Proper therapeutic approaches, however, require in-depth understanding of the mechanisms involved in a disease’s onset and its gradual development. Some studies have suggested that abnormal splicing of the muscle-specific chloride channel constitutes a potential cause of DM, but the real cause of heart arrhythmia is still not fully understood. (This, despite the study reporting that 80 percent of all myotonic dystrophy patients have cardiac defects.)

Researchers, led by Masanori Takahashi, a professor at the Graduate School of Medicine at Osaka University in Japan, discovered that patients with DM have RNA splicing abnormalities in cardiac sodium channels, integral membrane proteins that form channels through which sodium ions are conducted via cells’ plasma membranes. The results revealed that sodium channels in DM patients are electrophysiologically compromised, causing heart arrhythmia.

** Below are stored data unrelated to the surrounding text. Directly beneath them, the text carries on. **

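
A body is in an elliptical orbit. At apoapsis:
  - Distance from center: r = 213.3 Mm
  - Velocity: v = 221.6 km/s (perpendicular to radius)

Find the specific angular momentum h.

Convert to SI: r = 213.3 Mm = 2.133e+08 m; v = 221.6 km/s = 221600 m/s.
With v perpendicular to r, h = r · v.
h = 2.133e+08 · 221600 m²/s ≈ 4.727e+13 m²/s.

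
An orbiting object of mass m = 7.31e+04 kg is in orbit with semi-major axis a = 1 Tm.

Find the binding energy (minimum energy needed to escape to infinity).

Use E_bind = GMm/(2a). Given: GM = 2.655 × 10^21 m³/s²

Convert to SI: a = 1 Tm = 1e+12 m.
Total orbital energy is E = −GMm/(2a); binding energy is E_bind = −E = GMm/(2a).
E_bind = 2.655e+21 · 7.31e+04 / (2 · 1e+12) J ≈ 9.704e+13 J = 97.04 TJ.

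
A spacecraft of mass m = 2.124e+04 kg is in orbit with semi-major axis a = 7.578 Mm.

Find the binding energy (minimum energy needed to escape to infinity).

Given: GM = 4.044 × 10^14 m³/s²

Convert to SI: a = 7.578 Mm = 7.578e+06 m.
Total orbital energy is E = −GMm/(2a); binding energy is E_bind = −E = GMm/(2a).
E_bind = 4.044e+14 · 2.124e+04 / (2 · 7.578e+06) J ≈ 5.667e+11 J = 566.7 GJ.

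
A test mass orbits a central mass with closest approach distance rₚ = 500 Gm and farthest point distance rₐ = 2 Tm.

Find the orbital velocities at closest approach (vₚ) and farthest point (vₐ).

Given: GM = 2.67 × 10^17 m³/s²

Convert to SI: rₚ = 500 Gm = 5e+11 m; rₐ = 2 Tm = 2e+12 m.
Use the vis-viva equation v² = GM(2/r − 1/a) with a = (rₚ + rₐ)/2 = (5e+11 + 2e+12)/2 = 1.25e+12 m.
vₚ = √(GM · (2/rₚ − 1/a)) = √(2.67e+17 · (2/5e+11 − 1/1.25e+12)) m/s ≈ 924.3 m/s = 924.3 m/s.
vₐ = √(GM · (2/rₐ − 1/a)) = √(2.67e+17 · (2/2e+12 − 1/1.25e+12)) m/s ≈ 231.1 m/s = 231.1 m/s.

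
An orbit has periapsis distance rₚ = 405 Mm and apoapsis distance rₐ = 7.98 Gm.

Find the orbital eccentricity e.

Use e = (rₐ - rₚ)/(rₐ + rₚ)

Convert to SI: rₚ = 405 Mm = 4.05e+08 m; rₐ = 7.98 Gm = 7.98e+09 m.
e = (rₐ − rₚ) / (rₐ + rₚ).
e = (7.98e+09 − 4.05e+08) / (7.98e+09 + 4.05e+08) = 7.575e+09 / 8.385e+09 ≈ 0.9034.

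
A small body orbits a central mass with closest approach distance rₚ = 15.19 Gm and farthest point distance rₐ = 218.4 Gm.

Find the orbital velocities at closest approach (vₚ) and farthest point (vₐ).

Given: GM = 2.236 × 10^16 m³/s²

Convert to SI: rₚ = 15.19 Gm = 1.519e+10 m; rₐ = 218.4 Gm = 2.184e+11 m.
Use the vis-viva equation v² = GM(2/r − 1/a) with a = (rₚ + rₐ)/2 = (1.519e+10 + 2.184e+11)/2 = 1.16795e+11 m.
vₚ = √(GM · (2/rₚ − 1/a)) = √(2.236e+16 · (2/1.519e+10 − 1/1.16795e+11)) m/s ≈ 1659 m/s = 1.659 km/s.
vₐ = √(GM · (2/rₐ − 1/a)) = √(2.236e+16 · (2/2.184e+11 − 1/1.16795e+11)) m/s ≈ 115.4 m/s = 115.4 m/s.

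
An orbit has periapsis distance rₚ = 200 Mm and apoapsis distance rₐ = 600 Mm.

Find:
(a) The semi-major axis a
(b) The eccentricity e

Convert to SI: rₚ = 200 Mm = 2e+08 m; rₐ = 600 Mm = 6e+08 m.
(a) a = (rₚ + rₐ) / 2 = (2e+08 + 6e+08) / 2 ≈ 4e+08 m = 400 Mm.
(b) e = (rₐ − rₚ) / (rₐ + rₚ) = (6e+08 − 2e+08) / (6e+08 + 2e+08) ≈ 0.5.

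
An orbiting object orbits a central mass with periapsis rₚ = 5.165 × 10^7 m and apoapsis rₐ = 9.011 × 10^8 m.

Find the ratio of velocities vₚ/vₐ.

Conservation of angular momentum gives rₚvₚ = rₐvₐ, so vₚ/vₐ = rₐ/rₚ.
vₚ/vₐ = 9.011e+08 / 5.165e+07 ≈ 17.45.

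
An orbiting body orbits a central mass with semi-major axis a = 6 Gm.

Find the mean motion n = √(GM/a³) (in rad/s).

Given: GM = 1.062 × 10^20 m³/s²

Convert to SI: a = 6 Gm = 6e+09 m.
n = √(GM / a³).
n = √(1.062e+20 / (6e+09)³) rad/s ≈ 2.217e-05 rad/s.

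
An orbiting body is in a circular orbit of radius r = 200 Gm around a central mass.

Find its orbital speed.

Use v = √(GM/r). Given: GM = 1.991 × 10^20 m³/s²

Convert to SI: r = 200 Gm = 2e+11 m.
For a circular orbit, gravity supplies the centripetal force, so v = √(GM / r).
v = √(1.991e+20 / 2e+11) m/s ≈ 3.155e+04 m/s = 31.55 km/s.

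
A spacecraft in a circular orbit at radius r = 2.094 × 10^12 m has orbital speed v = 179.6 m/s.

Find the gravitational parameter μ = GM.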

Reproducing RNA splicing alterations in mice was sufficient to promote heart arrhythmia and cardiac-conduction delay, two predominant features of myotonic dystrophy. Moreover, computer simulation revealed that altered sodium channel function results in an abnormal electrocardiogram, similar to that observed in patients.

Based on these results, the research team believes that RNA splicing abnormalities in the sodium channel are responsible for heart arrhythmia in patients with DM, a cause of cardiac arrest and sudden death. These insights into the mechanism of DM disease may contribute to the development of therapies for the disease.